With new saltwater adventures, it’s hard to think about illness. Looking through my year’s worth of notes, I find a few hilarious aspects of cancer I wanted to write about but never got around to, no doubt because some compelling rerun of The West Wing was on TV. Things like:
• Visa or MC? (That call I got the night before surgery, during which the unidentified caller told me what time to report to the hospital, and asked whether I would be paying my $5,000 bill by Visa, MasterCard or personal check.)
• Chemo Brain (Is it my chemically impaired faculties that make it impossible for me to remember I’ve put water on to boil for tea until all the water is gone and the pot is burning up? Or am I just genetically programmed to be a coffee drinker?)
• Pharmacology (Who knew there were so many people in my life with such an acute interest in medical marijuana?)
• Mirror, Mirror (Hair, Part 3) (So I still don’t recognize myself. But whoever she is in the mirror, she’s got great boat hair.)

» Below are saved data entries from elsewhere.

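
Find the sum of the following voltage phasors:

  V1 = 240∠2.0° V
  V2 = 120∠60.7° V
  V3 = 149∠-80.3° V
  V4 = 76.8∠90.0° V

Step 1 — Convert each phasor to rectangular form:
  V1 = 240·(cos(2.0°) + j·sin(2.0°)) = 239.9 + j8.376 V
  V2 = 120·(cos(60.7°) + j·sin(60.7°)) = 58.73 + j104.6 V
  V3 = 149·(cos(-80.3°) + j·sin(-80.3°)) = 25.1 - j146.9 V
  V4 = 76.8·(cos(90.0°) + j·sin(90.0°)) = 0 + j76.8 V
Step 2 — Sum components: V_total = 323.7 + j42.95 V.
Step 3 — Convert to polar: |V_total| = 326.5 V, ∠V_total = 7.6°.

V_total = 326.5∠7.6° V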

• Little Victories (I am pleased that I made it through radiation without any permanent markings. Tattoos should be something sexy and exotic you get on your ass, not some blue dot smack in the middle of your chest. The question is: Why did I have to push for the markings to be on a mask instead of my body? Why did I have to find this alternative through my own research instead of the doctor presenting it as an option?)